The prediction of crack growth in bonded joints under cyclic-fatigue loading II: analytical and finite element studies

Abstract In Part I (Int. J. Adhesion Adhesives (2003) in press) the performance of adhesively bonded joints under monotonic and cyclic-fatigue loading was investigated. The joints consisted of an epoxy-film adhesive which was employed to bond aluminium-alloy substrates. The effects of undertaking cyclic-fatigue tests in (a) a ‘dry’ environment of 55% relative humidity at 23°C, and (b) a ‘wet’ environment of immersion in distilled water at 28°C were studied.

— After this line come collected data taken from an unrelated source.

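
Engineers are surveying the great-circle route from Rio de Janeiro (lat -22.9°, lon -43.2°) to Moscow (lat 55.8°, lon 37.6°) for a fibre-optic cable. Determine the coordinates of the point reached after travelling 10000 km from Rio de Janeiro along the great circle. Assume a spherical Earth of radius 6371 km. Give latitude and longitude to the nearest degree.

Write both endpoints as unit vectors p₁, p₂ with components (cos φ cos λ, cos φ sin λ, sin φ).
The central angle between the endpoints is δ = arccos(p₁·p₂) ≈ 1.812 rad (103.8°). The total great-circle distance is δ·R ≈ 1.812 × 6371 ≈ 11545 km, so the target fraction is f = 10000/11545 ≈ 0.866.
Interpolate at f ≈ 0.866 with slerp weights a = sin((1−f)δ)/sin δ ≈ 0.247, b = sin(fδ)/sin δ ≈ 1.030.
p = a·p₁ + b·p₂ ≈ (0.625, 0.197, 0.756); φ = arcsin(p_z) ≈ 49.07°, λ = atan2(p_y, p_x) ≈ 17.52°.

≈ lat 49°, lon 18°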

The basic fracture-mechanics data for these different joints in the two environments were measured, as well as the behaviour of single-lap joints. In the present paper, Part II, a method for predicting the lifetime of adhesively bonded joints and components has been investigated. This prediction method consists of three steps. Firstly, the fracture-mechanics data obtained under cyclic loading in the environment of interest have been modelled, resulting in an expression which relates the rate of crack growth per cycle, da/dN, to the maximum applied strain-energy release-rate, Gmax, in a fatigue cycle. Secondly, this relationship is then combined with an analytical or a computational description of the variation of Gmax with the crack length, a, and the maximum applied load per unit width, Tmax, per cycle in the joint, or component. Thirdly, these data are combined and the resulting equation is integrated to give a prediction for the cyclic-fatigue lifetime of the bonded joint or component. The theoretical predictions from the above method, using different approaches to describe the variation of Gmax with the crack length, a, and applied load, Tmax, in the single-lap joint, have been compared and contrasted with each other, and compared with the cyclic-fatigue behaviour of the lap joints as ascertained from direct experimental measurements.